Its last commercial property monitor shows difficulties remain as the sector continues to contend with higher borrowing costs and a slow economic growth outlook. This is particularly affecting demand in the ‘secondary office’ and retail elements of the commercial property market.

However, Rics says the overall tone is not as downbeat as last quarter. While a majority of respondents still view the market to be in a downturn, a rising share now feel conditions are stabilising, or beginning to improve, according to Rics. It says the industrial sector in particular has seen renewed momentum.

The headline net balance for tenant demand came in at -3% (net balance) in Q1. Although this is a mostly flat picture this is a positive improvement on -20% (net balance) in the last quarter of 2022. Within this, the industrial sector saw a pick-up in occupier demand, registering a net balance of +16% vs +6% in Q4.

Meanwhile, tenant demand was flat to marginally negative for office space (net balance -6%) and continued to fall across the retail sector (net balance -23%). Even so, in both instances, this was less negative than in the previous quarter and prime offices are more positive.

Looking at the outlook for rental income in the sector, the net balance of respondents predicting an increase in prime industrial rents over the next twelve months rose from +40% in Q4 to +58% in Q1, and from +6% to +23% for secondary industrial rents. 

By way of contrast, the outlook for rents remains negative for prime and secondary retail outlets.

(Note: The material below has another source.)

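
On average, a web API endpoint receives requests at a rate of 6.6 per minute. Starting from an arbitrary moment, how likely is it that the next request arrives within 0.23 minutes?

0.7809

Inter-arrival times are exponential with rate λ = 6.6 per minute.
P(T ≤ 0.23) = 1 − e^(−λt) = 1 − e^(−6.6 × 0.23) = 1 − e^(−1.518) ≈ 0.7809.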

For the office sector, there remains a stark contrast between prime and secondary, with the former expected to see solid rental gains (net balance +29%) while rents are seen falling across the latter (net balance -37%). Anecdotal remarks continue to cite ESG factors as an important driver of demand for some offices.

Rics senior economist Tarrant Parsons said: “Although the picture across the UK commercial property market remains generally subdued, the latest survey feedback tentatively suggests that the most difficult period for the market may now have passed.

“Indeed, capital value expectations for industrial assets returned to modestly positive territory having fallen sharply at the end of last year. This improvement has been supported by still solid occupier conditions across the sector, with demand for industrial space continuing to outstrip supply.

“Likewise, many of the more alternative sectors such as aged care facilities, life sciences, data centres and student housing display a resilient outlook for the year ahead. By way of contrast, secondary office and retail properties continue to struggle, evidenced by rental and capital value projections remaining deeply negative across both segments for the coming twelve months”.